I’m not quite sure what you mean here. You seem to be implying that somehow a whole different genome would correspond to the same phenotype, and that’s not true at all. Natural selection operates on the information contained in DNA at the population genetic level.
It’s true that neutral mutations (DNA changes with no phenotype) accumulate steadily over time in parts of the genome that don’t do anything much. This is the “molecular clock” discussed earlier. So we could certainly detect the passage of 100 million years in the genome, regardless of phenotype.
However, if there is stabilizing selection for no change in the phenotype - i.e. the species is well adapted to its environment, and the environment is not changing - then the mechanism for this to occur is that the DNA does not change.
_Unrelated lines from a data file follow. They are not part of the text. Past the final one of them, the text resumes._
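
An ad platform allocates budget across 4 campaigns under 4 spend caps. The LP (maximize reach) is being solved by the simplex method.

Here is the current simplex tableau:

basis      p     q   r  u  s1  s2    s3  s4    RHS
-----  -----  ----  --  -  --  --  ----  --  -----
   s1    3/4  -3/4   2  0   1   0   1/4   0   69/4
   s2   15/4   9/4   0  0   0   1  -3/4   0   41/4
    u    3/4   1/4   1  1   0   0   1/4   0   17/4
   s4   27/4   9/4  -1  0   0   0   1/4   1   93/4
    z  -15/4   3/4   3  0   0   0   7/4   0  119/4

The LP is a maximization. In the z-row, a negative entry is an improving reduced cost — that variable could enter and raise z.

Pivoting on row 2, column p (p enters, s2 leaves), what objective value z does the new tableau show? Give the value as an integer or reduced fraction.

Minimum ratio for p: (41/4)/(15/4) = 41/15.
z changes by −(z-row coeff of p)·ratio = −(-15/4)·(41/15) = 41/4.
New z = 119/4 + (41/4) = 40.

40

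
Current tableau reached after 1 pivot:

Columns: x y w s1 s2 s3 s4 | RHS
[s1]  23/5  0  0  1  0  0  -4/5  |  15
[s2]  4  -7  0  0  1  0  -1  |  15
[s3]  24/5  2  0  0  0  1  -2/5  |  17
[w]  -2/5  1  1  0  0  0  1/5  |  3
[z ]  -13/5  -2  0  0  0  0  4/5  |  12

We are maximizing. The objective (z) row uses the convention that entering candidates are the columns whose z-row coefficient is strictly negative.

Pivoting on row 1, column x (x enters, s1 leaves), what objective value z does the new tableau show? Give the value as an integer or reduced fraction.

471/23

Minimum ratio for x: 15/(23/5) = 75/23.
z changes by −(z-row coeff of x)·ratio = −(-13/5)·(75/23) = 195/23.
New z = 12 + (195/23) = 471/23.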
In other words, any non-neutral DNA mutation (i.e. a DNA change that does have a phenotype) will result in lowered fitness, and that DNA mutation will tend to be elminated from the population.
That doesn’t contradict my point that the tree of life (however tangled) is an objective empirical matter, not something that is decided by a committee.
And I’m not quite sure what you are asking.
No, I didn’t mean it as a contradiction of what you said. Apologies if it sounded like that. I was expanding on the idea by noting that we usually think of branches on a tree as splitting off and then staying separate. But the branches on the tree of life are more complex than what we usually think of in a tree.